In Connecticut, there are two “types” of phones in prisons: counselor’s phones and pay phones. The pay phones are recorded and counselor’s phones are not (supposed to be). It is rare, but sometimes I do get clients calling from pay phones in the prison. That’s when I ask them to hang up and let them know I will call their counselor to set up a legal call. But even calls with counselors aren’t always “private”. The counselor’s office is in a cell block, with other inmates outside the door – and often counselors don’t even leave the office while the client is talking.

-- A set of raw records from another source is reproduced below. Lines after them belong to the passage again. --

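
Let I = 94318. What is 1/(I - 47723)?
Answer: 1/46595 ≈ 2.1462e-5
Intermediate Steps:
1/(I - 47723) = 1/(94318 - 47723) = 1/46595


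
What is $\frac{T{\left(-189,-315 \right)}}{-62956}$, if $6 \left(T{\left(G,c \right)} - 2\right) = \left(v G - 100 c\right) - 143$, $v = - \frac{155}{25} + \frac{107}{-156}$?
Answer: $- \frac{8494313}{98211360} \approx -0.08649$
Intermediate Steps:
$v = - \frac{5371}{780}$ ($v = \left(-155\right) \frac{1}{25} + 107 \left(- \frac{1}{156}\right) = - \frac{31}{5} - \frac{107}{156} = - \frac{5371}{780} \approx -6.8859$)
$T{\left(G,c \right)} = - \frac{131}{6} - \frac{5371 G}{4680} - \frac{50 c}{3}$ ($T{\left(G,c \right)} = 2 + \frac{\left(- \frac{5371 G}{780} - 100 c\right) - 143}{6} = 2 + \frac{\left(- 100 c - \frac{5371 G}{780}\right) - 143}{6} = 2 + \frac{-143 - 100 c - \frac{5371 G}{780}}{6} = 2 - \left(\frac{143}{6} + \frac{50 c}{3} + \frac{5371 G}{4680}\right) = - \frac{131}{6} - \frac{5371 G}{4680} - \frac{50 c}{3}$)
$\frac{T{\left(-189,-315 \right)}}{-62956} = \frac{- \frac{131}{6} - - \frac{112791}{520} - -5250}{-62956} = \left(- \frac{131}{6} + \frac{112791}{520} + 5250\right) \left(- \frac{1}{62956}\right) = \frac{8494313}{1560} \left(- \frac{1}{62956}\right) = - \frac{8494313}{98211360}$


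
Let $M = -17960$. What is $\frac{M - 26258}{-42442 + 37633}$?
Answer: $\frac{44218}{4809} \approx 9.1948$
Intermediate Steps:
$\frac{M - 26258}{-42442 + 37633} = \frac{-17960 - 26258}{-42442 + 37633} = - \frac{44218}{-4809} = \left(-44218\right) \left(- \frac{1}{4809}\right) = \frac{44218}{4809}$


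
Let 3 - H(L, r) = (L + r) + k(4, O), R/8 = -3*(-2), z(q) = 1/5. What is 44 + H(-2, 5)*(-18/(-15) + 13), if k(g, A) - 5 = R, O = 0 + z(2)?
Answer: -3543/5 ≈ -708.60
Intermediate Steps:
z(q) = ⅕
R = 48 (R = 8*(-3*(-2)) = 8*6 = 48)
O = ⅕ (O = 0 + ⅕ = ⅕ ≈ 0.20000)
k(g, A) = 53 (k(g, A) = 5 + 48 = 53)
H(L, r) = -50 - L - r (H(L, r) = 3 - ((L + r) + 53) = 3 - (53 + L + r) = 3 + (-53 - L - r) = -50 - L - r)
44 + H(-2, 5)*(-18/(-15) + 13) = 44 + (-50 - 1*(-2) - 1*5)*(-18/(-15) + 13) = 44 + (-50 + 2 - 5)*(-18*(-1/15) + 13) = 44 - 53*(6/5 + 13) = 44 - 53*71/5 = 44 - 3763/5 = -3543/5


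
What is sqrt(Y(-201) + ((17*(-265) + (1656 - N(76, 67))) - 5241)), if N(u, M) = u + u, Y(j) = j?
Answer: I*sqrt(8443) ≈ 91.886*I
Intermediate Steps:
N(u, M) = 2*u
sqrt(Y(-201) + ((17*(-265) + (1656 - N(76, 67))) - 5241)) = sqrt(-201 + ((17*(-265) + (1656 - 2*76)) - 5241)) = sqrt(-201 + ((-4505 + (1656 - 1*152)) - 5241)) = sqrt(-201 + ((-4505 + (1656 - 152)) - 5241)) = sqrt(-201 + ((-4505 + 1504) - 5241)) = sqrt(-201 + (-3001 - 5241)) = sqrt(-201 - 8242) = sqrt(-8443) = I*sqrt(8443)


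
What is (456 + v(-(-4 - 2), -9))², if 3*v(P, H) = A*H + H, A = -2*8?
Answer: 251001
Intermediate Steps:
A = -16
v(P, H) = -5*H (v(P, H) = (-16*H + H)/3 = (-15*H)/3 = -5*H)
(456 + v(-(-4 - 2), -9))² = (456 - 5*(-9))² = (456 + 45)² = 501² = 251001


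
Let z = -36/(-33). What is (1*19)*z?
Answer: 228/11 ≈ 20.727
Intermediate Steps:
z = 12/11 (z = -36*(-1/33) = 12/11 ≈ 1.0909)
(1*19)*z = (1*19)*(12/11) = 19*(12/11) = 228/11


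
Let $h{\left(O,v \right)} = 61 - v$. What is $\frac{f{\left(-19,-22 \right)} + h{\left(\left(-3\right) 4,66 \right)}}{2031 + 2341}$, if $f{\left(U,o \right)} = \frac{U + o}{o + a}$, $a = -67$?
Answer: $- \frac{101}{97277} \approx -0.0010383$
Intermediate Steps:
$f{\left(U,o \right)} = \frac{U + o}{-67 + o}$ ($f{\left(U,o \right)} = \frac{U + o}{o - 67} = \frac{U + o}{-67 + o}$)
$\frac{f{\left(-19,-22 \right)} + h{\left(\left(-3\right) 4,66 \right)}}{2031 + 2341} = \frac{\frac{-19 - 22}{-67 - 22} + \left(61 - 66\right)}{2031 + 2341} = \frac{\frac{1}{-89} \left(-41\right) + \left(61 - 66\right)}{4372} = \left(\left(- \frac{1}{89}\right) \left(-41\right) - 5\right) \frac{1}{4372} = \left(\frac{41}{89} - 5\right) \frac{1}{4372} = \left(- \frac{404}{89}\right) \frac{1}{4372} = - \frac{101}{97277}$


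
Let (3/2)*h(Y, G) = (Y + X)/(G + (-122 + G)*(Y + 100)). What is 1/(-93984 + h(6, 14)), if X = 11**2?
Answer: -17151/1611919711 ≈ -1.0640e-5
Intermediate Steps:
X = 121
h(Y, G) = 2*(121 + Y)/(3*(G + (-122 + G)*(100 + Y))) (h(Y, G) = 2*((Y + 121)/(G + (-122 + G)*(Y + 100)))/3 = 2*((121 + Y)/(G + (-122 + G)*(100 + Y)))/3 = 2*(121 + Y)/(3*(G + (-122 + G)*(100 + Y))))
1/(-93984 + h(6, 14)) = 1/(-93984 + 2*(121 + 6)/(3*(-12200 - 122*6 + 101*14 + 14*6))) = 1/(-93984 + (2/3)*127/(-12200 - 732 + 1414 + 84)) = 1/(-93984 + (2/3)*127/(-11434)) = 1/(-93984 + (2/3)*(-1/11434)*127) = 1/(-93984 - 127/17151) = 1/(-1611919711/17151) = -17151/1611919711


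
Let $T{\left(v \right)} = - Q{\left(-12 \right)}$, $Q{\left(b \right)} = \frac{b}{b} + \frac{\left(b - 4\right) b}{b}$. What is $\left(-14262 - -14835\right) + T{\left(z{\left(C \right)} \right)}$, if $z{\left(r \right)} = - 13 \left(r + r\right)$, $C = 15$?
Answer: $588$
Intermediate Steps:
$z{\left(r \right)} = - 26 r$ ($z{\left(r \right)} = - 13 \cdot 2 r = - 26 r$)
$Q{\left(b \right)} = -3 + b$ ($Q{\left(b \right)} = 1 + \frac{\left(-4 + b\right) b}{b} = 1 + \frac{b \left(-4 + b\right)}{b} = 1 + \left(-4 + b\right) = -3 + b$)
$T{\left(v \right)} = 15$ ($T{\left(v \right)} = - (-3 - 12) = \left(-1\right) \left(-15\right) = 15$)
$\left(-14262 - -14835\right) + T{\left(z{\left(C \right)} \right)} = \left(-14262 - -14835\right) + 15 = \left(-14262 + 14835\right) + 15 = 573 + 15 = 588$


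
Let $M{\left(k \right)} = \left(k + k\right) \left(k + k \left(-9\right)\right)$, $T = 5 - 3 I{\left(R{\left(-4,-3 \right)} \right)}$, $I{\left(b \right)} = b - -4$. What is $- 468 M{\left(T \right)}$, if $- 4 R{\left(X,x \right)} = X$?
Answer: $748800$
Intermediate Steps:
$R{\left(X,x \right)} = - \frac{X}{4}$
$I{\left(b \right)} = 4 + b$ ($I{\left(b \right)} = b + 4 = 4 + b$)
$T = -10$ ($T = 5 - 3 \left(4 - -1\right) = 5 - 3 \left(4 + 1\right) = 5 - 15 = -10$)
$M{\left(k \right)} = - 16 k^{2}$ ($M{\left(k \right)} = 2 k \left(k - 9 k\right) = 2 k \left(- 8 k\right) = - 16 k^{2}$)
$- 468 M{\left(T \right)} = - 468 \left(- 16 \left(-10\right)^{2}\right) = - 468 \left(\left(-16\right) 100\right) = \left(-468\right) \left(-1600\right) = 748800$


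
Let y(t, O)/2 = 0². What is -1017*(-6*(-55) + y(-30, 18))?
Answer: -335610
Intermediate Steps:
y(t, O) = 0 (y(t, O) = 2*0² = 2*0 = 0)
-1017*(-6*(-55) + y(-30, 18)) = -1017*(-6*(-55) + 0) = -1017*(330 + 0) = -1017*330 = -335610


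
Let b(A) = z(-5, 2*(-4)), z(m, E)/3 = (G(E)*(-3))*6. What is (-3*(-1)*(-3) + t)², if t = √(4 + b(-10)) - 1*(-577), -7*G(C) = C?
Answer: 2257964/7 + 2272*I*√707/7 ≈ 3.2257e+5 + 8630.2*I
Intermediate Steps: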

This problem with talking to incarcerated clients isn’t limited to the phone, though. In person visits with clients also have confidentiality problems. Holding cells in small courthouses are the least confidential of all locations and yet one has to talk to clients there. There are other inmates being held in those cells and there are marshalls milling about.

One of the largest correctional facilities in the State has the least sound-proof professional visiting rooms ever built. There might as well be no walls. Anything you say above a whisper can be heard by the people in the next room and quite probably by the correctional officers standing guard outside.

But such is the system and you learn to work with it. It’s an unwritten understanding that anything heard during these “confidential” meetings will not be used by the State against your client. It has to be – otherwise the State is looking at massive lawsuits. Imagine that they did use a statement or fact learned from such a conversation. The State could quite possibly be forced to build new courthouse facilities, new visiting rooms in prisons: it would be looking at a massive expenditure.

It’s easier to turn a deaf ear. But when the conversations are being recorded, the pretense of ignorance has been shattered.